The example in Fig. 3.68 illustrates the citation trajectories of Howard White’s publications and their own positions in the timelines of clusters. His publications appear in the early stage of the science mapping cluster (#0) and make novel connections between science mapping and domain analysis (Cluster #1), domain analysis (Cluster #1) and applications of ACA (Cluster #4), domain analysis (Cluster #1) and webometrics (Cluster #6).

Fig. 3.68
figure 68

Citation trajectories of Howard White’s publications and their own locations

The next example in Fig. 3.69 depicts the novel co-citation links made by a review paper of informetrics (Bar-Ilan 2008). These novel links include within-cluster links as well as between-cluster links. It should be easy to tell that the scope of the review is essentially limited to research papers published about 6–7 years prior to the time of the review. Furthermore, we can see that the review systematically emphasizes the diversity of topics instead of tracing to the origin of any particular specialty.

Fig. 3.69
figure 69

Novel links made by a review paper of informetrics (Bar-Ilan 2008)

Summary

We present three examples of visually exploring the scientific literature of a field of study. Our intention is twofold. First, our goal is to demonstrate the depth of a systematic review that one can reach by applying a science mapping approach to terrorism research and the science mapping domain itself. The first example of terrorism research is based on publications between 1996 and 2003. The second example of terrorism research is based on a much longer timespan between 1980 and 2017, with particular interests in how the visual analytic approach is sensitive to the latent changes over the years. The third example is the science mapping field itself.

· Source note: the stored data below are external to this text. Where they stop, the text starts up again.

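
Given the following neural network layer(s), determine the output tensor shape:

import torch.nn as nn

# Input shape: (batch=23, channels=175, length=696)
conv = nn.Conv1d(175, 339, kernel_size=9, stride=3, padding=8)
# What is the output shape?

Input shape: (23, 175, 696)
Output shape: (23, 339, 235)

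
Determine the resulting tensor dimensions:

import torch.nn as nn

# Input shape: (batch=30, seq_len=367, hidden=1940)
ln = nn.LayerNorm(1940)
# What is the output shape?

Input shape: (30, 367, 1940)
Output shape: (30, 367, 1940)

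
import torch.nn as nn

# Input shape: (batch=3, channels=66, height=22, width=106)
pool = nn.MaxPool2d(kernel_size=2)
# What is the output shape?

Input shape: (3, 66, 22, 106)
Output shape: (3, 66, 11, 53)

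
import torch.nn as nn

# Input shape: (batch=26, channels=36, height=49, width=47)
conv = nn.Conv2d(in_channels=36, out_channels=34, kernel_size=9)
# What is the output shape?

Input shape: (26, 36, 49, 47)
Output shape: (26, 34, 41, 39)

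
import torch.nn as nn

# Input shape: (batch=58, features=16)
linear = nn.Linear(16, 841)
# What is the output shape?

Input shape: (58, 16)
Output shape: (58, 841)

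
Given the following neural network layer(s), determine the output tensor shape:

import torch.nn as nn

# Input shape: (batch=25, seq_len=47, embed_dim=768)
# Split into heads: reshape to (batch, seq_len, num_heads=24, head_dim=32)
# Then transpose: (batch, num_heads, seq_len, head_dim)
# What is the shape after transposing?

Input shape: (25, 47, 768)
  -> after reshape: (25, 47, 24, 32)
Output shape: (25, 24, 47, 32)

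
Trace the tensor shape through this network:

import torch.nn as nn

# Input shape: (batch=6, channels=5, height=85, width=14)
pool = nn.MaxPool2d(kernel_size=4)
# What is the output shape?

Input shape: (6, 5, 85, 14)
Output shape: (6, 5, 21, 3)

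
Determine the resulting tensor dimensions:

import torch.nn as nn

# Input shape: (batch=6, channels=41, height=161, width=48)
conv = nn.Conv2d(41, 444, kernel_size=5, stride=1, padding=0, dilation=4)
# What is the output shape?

Input shape: (6, 41, 161, 48)
Output shape: (6, 444, 145, 32)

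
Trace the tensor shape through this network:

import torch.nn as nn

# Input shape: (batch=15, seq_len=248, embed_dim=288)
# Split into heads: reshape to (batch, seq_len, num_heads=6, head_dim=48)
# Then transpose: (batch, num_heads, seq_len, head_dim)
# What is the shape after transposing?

Input shape: (15, 248, 288)
  -> after reshape: (15, 248, 6, 48)
Output shape: (15, 6, 248, 48)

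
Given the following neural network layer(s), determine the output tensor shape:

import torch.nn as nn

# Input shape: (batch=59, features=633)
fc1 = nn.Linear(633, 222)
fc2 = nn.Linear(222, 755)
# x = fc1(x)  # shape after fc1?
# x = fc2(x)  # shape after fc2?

Input shape: (59, 633)
  -> after fc1: (59, 222)
Output shape: (59, 755)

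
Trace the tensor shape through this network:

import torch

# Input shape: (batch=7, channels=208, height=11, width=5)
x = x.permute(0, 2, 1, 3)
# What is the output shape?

Input shape: (7, 208, 11, 5)
Output shape: (7, 11, 208, 5)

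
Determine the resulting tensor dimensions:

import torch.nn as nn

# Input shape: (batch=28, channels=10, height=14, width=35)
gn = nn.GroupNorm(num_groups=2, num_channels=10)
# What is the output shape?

Input shape: (28, 10, 14, 35)
Output shape: (28, 10, 14, 35)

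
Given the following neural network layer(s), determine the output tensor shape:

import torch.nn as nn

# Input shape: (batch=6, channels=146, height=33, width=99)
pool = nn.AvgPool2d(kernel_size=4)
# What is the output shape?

Input shape: (6, 146, 33, 99)
Output shape: (6, 146, 8, 24)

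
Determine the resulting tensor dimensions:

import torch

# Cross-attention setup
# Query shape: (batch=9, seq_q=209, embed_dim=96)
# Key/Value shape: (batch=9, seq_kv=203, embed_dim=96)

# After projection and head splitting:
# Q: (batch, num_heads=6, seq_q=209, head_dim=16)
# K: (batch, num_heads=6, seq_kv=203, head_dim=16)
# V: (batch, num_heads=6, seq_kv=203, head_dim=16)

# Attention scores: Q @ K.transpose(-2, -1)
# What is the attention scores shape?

Input shape: (9, 209, 96)
Output shape: (9, 6, 209, 203)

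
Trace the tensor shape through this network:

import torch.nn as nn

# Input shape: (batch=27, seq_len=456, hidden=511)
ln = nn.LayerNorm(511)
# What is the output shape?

Input shape: (27, 456, 511)
Output shape: (27, 456, 511)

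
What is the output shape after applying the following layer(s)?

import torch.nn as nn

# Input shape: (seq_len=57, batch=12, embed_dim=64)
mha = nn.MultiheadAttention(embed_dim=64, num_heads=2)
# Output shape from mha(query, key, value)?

Input shape: (57, 12, 64)
Output shape: (57, 12, 64)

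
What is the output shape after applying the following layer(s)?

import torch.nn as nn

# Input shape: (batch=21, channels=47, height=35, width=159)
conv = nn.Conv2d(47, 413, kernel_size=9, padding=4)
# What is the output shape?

Input shape: (21, 47, 35, 159)
Output shape: (21, 413, 35, 159)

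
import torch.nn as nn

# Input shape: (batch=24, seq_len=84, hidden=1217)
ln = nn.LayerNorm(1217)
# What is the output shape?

Input shape: (24, 84, 1217)
Output shape: (24, 84, 1217)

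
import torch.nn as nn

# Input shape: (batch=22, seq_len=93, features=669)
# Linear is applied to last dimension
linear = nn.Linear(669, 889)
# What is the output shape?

Input shape: (22, 93, 669)
Output shape: (22, 93, 889)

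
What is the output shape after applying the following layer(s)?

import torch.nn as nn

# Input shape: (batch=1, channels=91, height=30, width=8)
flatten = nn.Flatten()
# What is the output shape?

Input shape: (1, 91, 30, 8)
Output shape: (1, 21840)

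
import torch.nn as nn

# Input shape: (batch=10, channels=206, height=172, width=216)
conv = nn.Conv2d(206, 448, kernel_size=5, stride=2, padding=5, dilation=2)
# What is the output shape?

Input shape: (10, 206, 172, 216)
Output shape: (10, 448, 87, 109)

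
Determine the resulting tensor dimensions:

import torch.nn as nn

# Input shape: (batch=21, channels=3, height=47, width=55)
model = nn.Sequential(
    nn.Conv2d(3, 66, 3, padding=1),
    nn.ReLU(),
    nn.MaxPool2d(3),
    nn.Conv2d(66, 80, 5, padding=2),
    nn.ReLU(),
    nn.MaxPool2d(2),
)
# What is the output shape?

Input shape: (21, 3, 47, 55)
  -> after first Conv2d: (21, 66, 47, 55)
  -> after first MaxPool2d: (21, 66, 15, 18)
  -> after second Conv2d: (21, 80, 15, 18)
Output shape: (21, 80, 7, 9)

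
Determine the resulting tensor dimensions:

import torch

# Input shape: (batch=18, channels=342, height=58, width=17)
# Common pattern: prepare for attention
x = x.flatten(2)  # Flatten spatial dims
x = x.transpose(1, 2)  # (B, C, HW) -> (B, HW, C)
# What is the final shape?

Input shape: (18, 342, 58, 17)
  -> after flatten(2): (18, 342, 986)
Output shape: (18, 986, 342)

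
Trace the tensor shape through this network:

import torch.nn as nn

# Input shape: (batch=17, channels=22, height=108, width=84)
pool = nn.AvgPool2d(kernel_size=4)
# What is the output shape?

Input shape: (17, 22, 108, 84)
Output shape: (17, 22, 27, 21)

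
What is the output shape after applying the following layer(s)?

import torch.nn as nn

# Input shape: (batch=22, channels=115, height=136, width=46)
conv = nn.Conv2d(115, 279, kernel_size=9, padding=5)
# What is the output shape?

Input shape: (22, 115, 136, 46)
Output shape: (22, 279, 138, 48)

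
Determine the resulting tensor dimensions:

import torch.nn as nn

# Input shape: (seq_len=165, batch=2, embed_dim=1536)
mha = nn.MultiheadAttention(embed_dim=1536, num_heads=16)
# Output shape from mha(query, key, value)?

Input shape: (165, 2, 1536)
Output shape: (165, 2, 1536)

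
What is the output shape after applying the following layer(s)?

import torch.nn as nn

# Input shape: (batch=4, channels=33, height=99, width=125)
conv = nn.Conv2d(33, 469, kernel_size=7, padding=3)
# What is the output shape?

Input shape: (4, 33, 99, 125)
Output shape: (4, 469, 99, 125)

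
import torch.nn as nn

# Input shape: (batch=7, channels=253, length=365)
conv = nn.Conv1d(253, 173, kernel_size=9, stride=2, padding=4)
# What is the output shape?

Input shape: (7, 253, 365)
Output shape: (7, 173, 183)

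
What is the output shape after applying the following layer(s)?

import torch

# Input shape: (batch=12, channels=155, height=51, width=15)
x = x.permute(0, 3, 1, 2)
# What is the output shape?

Input shape: (12, 155, 51, 15)
Output shape: (12, 15, 155, 51)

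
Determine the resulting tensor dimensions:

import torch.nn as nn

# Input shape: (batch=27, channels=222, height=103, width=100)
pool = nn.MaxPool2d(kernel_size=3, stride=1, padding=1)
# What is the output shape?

Input shape: (27, 222, 103, 100)
Output shape: (27, 222, 103, 100)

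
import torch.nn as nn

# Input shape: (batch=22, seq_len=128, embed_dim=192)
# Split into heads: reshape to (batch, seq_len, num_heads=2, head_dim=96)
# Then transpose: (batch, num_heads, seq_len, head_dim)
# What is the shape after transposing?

Input shape: (22, 128, 192)
  -> after reshape: (22, 128, 2, 96)
Output shape: (22, 2, 128, 96)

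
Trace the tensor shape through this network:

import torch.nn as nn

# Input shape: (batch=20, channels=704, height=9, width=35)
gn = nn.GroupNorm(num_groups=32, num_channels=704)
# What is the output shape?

Input shape: (20, 704, 9, 35)
Output shape: (20, 704, 9, 35)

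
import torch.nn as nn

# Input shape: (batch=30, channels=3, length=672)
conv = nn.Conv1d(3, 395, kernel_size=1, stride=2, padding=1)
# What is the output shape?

Input shape: (30, 3, 672)
Output shape: (30, 395, 337)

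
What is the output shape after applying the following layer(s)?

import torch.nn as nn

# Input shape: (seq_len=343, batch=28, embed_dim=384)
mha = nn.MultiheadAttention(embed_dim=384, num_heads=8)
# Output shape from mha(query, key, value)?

Input shape: (343, 28, 384)
Output shape: (343, 28, 384)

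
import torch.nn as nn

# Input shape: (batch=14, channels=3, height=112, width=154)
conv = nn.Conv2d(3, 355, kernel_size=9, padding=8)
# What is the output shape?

Input shape: (14, 3, 112, 154)
Output shape: (14, 355, 120, 162)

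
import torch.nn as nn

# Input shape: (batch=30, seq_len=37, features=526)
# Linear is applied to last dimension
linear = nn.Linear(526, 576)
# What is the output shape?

Input shape: (30, 37, 526)
Output shape: (30, 37, 576)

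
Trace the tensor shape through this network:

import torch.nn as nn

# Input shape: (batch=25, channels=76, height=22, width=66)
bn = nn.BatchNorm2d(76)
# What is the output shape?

Input shape: (25, 76, 22, 66)
Output shape: (25, 76, 22, 66)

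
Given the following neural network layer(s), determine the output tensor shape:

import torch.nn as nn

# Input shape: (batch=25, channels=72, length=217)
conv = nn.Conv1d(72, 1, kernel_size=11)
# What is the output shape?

Input shape: (25, 72, 217)
Output shape: (25, 1, 207)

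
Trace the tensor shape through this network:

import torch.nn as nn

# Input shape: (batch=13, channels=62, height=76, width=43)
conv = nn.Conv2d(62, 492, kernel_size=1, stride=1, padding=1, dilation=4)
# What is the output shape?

Input shape: (13, 62, 76, 43)
Output shape: (13, 492, 78, 45)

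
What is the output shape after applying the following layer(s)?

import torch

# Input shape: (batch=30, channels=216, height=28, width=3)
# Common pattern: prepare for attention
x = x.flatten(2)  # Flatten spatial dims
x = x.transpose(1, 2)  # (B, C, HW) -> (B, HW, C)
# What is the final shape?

Input shape: (30, 216, 28, 3)
  -> after flatten(2): (30, 216, 84)
Output shape: (30, 84, 216)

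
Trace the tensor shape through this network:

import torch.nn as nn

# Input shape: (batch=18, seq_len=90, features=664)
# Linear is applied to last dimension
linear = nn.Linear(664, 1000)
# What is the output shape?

Input shape: (18, 90, 664)
Output shape: (18, 90, 1000)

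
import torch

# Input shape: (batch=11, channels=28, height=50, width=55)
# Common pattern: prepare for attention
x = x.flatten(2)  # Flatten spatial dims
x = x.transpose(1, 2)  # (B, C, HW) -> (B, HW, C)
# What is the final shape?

Input shape: (11, 28, 50, 55)
  -> after flatten(2): (11, 28, 2750)
Output shape: (11, 2750, 28)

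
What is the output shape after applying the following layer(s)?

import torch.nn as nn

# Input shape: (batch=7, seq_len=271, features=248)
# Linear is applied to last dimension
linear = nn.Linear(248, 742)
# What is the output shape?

Input shape: (7, 271, 248)
Output shape: (7, 271, 742)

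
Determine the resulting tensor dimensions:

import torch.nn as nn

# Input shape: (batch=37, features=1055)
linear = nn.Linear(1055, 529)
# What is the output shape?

Input shape: (37, 1055)
Output shape: (37, 529)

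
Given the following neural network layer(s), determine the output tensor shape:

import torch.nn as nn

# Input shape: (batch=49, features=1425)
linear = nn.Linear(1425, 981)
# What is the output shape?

Input shape: (49, 1425)
Output shape: (49, 981)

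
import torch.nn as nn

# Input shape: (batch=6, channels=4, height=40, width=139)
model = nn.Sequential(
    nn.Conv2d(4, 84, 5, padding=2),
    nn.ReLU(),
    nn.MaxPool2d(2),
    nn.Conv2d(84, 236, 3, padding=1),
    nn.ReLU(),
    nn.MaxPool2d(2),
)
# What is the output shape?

Input shape: (6, 4, 40, 139)
  -> after first Conv2d: (6, 84, 40, 139)
  -> after first MaxPool2d: (6, 84, 20, 69)
  -> after second Conv2d: (6, 236, 20, 69)
Output shape: (6, 236, 10, 34)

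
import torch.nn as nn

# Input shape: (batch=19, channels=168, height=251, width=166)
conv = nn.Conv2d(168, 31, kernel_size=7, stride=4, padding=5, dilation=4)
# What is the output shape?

Input shape: (19, 168, 251, 166)
Output shape: (19, 31, 60, 38)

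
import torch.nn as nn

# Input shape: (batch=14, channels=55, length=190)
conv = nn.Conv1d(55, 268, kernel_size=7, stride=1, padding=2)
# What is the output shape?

Input shape: (14, 55, 190)
Output shape: (14, 268, 188)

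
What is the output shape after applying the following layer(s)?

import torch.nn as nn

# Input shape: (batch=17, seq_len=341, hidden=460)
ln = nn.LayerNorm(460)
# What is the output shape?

Input shape: (17, 341, 460)
Output shape: (17, 341, 460)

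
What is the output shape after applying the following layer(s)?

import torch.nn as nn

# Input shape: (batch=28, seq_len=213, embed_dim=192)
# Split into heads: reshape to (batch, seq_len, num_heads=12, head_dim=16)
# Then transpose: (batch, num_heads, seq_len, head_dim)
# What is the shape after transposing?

Input shape: (28, 213, 192)
  -> after reshape: (28, 213, 12, 16)
Output shape: (28, 12, 213, 16)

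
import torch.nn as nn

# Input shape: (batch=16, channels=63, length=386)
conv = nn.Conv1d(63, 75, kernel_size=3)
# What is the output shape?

Input shape: (16, 63, 386)
Output shape: (16, 75, 384)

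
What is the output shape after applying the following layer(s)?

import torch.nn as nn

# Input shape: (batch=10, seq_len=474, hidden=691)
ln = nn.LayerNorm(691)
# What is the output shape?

Input shape: (10, 474, 691)
Output shape: (10, 474, 691)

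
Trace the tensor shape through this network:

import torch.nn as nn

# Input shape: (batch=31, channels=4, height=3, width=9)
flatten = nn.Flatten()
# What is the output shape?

Input shape: (31, 4, 3, 9)
Output shape: (31, 108)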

In addition to the application of computational functions available in the CiteSpace software, we also enrich the procedure of producing a systematic review of a knowledge domain by incorporating evolutionary models of a scientific specialty—especially the four-stage model of a scientific discipline into the interpretation of the identified specialties. Our interpretation not only identifies thematic milestones of major streams of science mapping research, but also characterizes the developmental stages of the underlying specialties and the dynamics of transitions from one specialty to another.

Second, our goal is to provide a reliable historiographic survey of the science mapping research. The survey identifies the major clusters in terms of their high-impact members and citing articles that form new research fronts. We also demonstrate new insights that one can intuitively obtain through an inspection of citation trajectories and the positions of citing papers. The enhanced science mapping procedure introduced in this article is applicable to the analysis of other domains of interest. Researchers can utilize these visual analytic tools to perform timely surveys of the literature as frequently as they wish and find relevant publications more effectively.